Exhibit
10.1
OMNIBUS AMENDMENT
TO
LOAN, SECURITY AND SERVICING
AGREEMENT
AND
FEE AGREEMENT
THIS AMENDMENT (the “ Amendment
”) is entered into effective as of June 5, 2009, by and
among, Ministry Partners Funding, LLC (the “ Borrower
”), Fairway Finance Company, LLC (the “ Lender
”), Evangelical Christian Credit Union (the “
Servicer ”), BMO Capital Markets Corp. (the “
Agent ”), U.S. Bank National Association, and Lyon
Financial Services, Inc. (d/b/a U.S. Bank Portfolio
Services).
WITNESSETH
WHEREAS, the parties hereto previously entered
into that certain Loan, Security and Servicing Agreement, dated as
of October 30, 2007, as heretofore amended (the “ Original
Loan Agreement ”, the Original Loan Agreement, as amended
by this Amendment are herein collectively called the “
Loan Agreement ”);
WHEREAS, in connection with the Original Loan
Agreement, the Borrower, the Servicer and the Agent entered into
that certain Fee Agreement, dated as of October 30, 2007, as
heretofore amended (the “ Original Fee Agreement
”, the Original Fee Agreement, as amended by this Amendment
are herein collectively called the “ Fee Agreement
”);
WHEREAS, the Facility Termination Date occurred
on October 31, 2008 and as a result thereof, the Lenders’
obligations to make Loans under the Loan Agreement have terminated
and the outstanding Loans are amortizing in accordance with the
terms of the Loan Agreement;
WHEREAS, the parties hereto have agreed to amend
the Original Loan Agreement and the Original Fee Agreement on the
terms and subject to the conditions set forth herein;
NOW, THEREFORE, in consideration of the premises
and mutual agreement contained herein, the adequacy and sufficiency
of which are hereby acknowledged, the parties hereby agree as
follows:
Section 1. Defined Terms
.
For purposes of this Amendment, unless the
context clearly requires otherwise, all capitalized terms which are
used but not otherwise defined herein shall have the respective
meanings assigned to such terms in the Loan Agreement.
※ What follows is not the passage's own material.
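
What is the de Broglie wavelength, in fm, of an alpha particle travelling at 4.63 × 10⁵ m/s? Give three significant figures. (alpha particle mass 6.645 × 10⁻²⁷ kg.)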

Section 2. Amendment to Loan
Agreement .
(a) Section 1.3(a) of the Original
Loan Agreement is hereby amended by replacing the reference in such
section to clause “ seventh of Section
1.4(e)” with clause “ ninth of Section
1.4(e)” .
(b) Section 1.4(e) of the Original
Loan Agreement is hereby amended in its entirety to read as
follows:
“On each Settlement Date occurring on or
after the Facility Termination Date and until the Obligations have
been paid in full, the Servicer shall direct the Account Bank in
writing to distribute (i) from amounts in the Collection Account,
(ii) from amounts in the Reserve Account in excess of the Required
Reserve Amount, and (iii) from payments received under the Hedge
Agreements, the following amounts in the following order of
priority:
first , to each Hedge Counterparty, on a pro
rata basis , the aggregate net amount then
due and payable to such Hedge Counterparty under each applicable
Hedge Agreement and any Hedge Breakage Costs incurred by such Hedge
Counterparty under the applicable Hedge Agreement (as confirmed by
Agent);
second , to the Servicer (which term shall include the
replacement Servicer in the event that the Servicer has been
replaced in accordance with the terms hereof), in payment of the
sum of (i) any accrued and unpaid Servicing Fee, plus (ii)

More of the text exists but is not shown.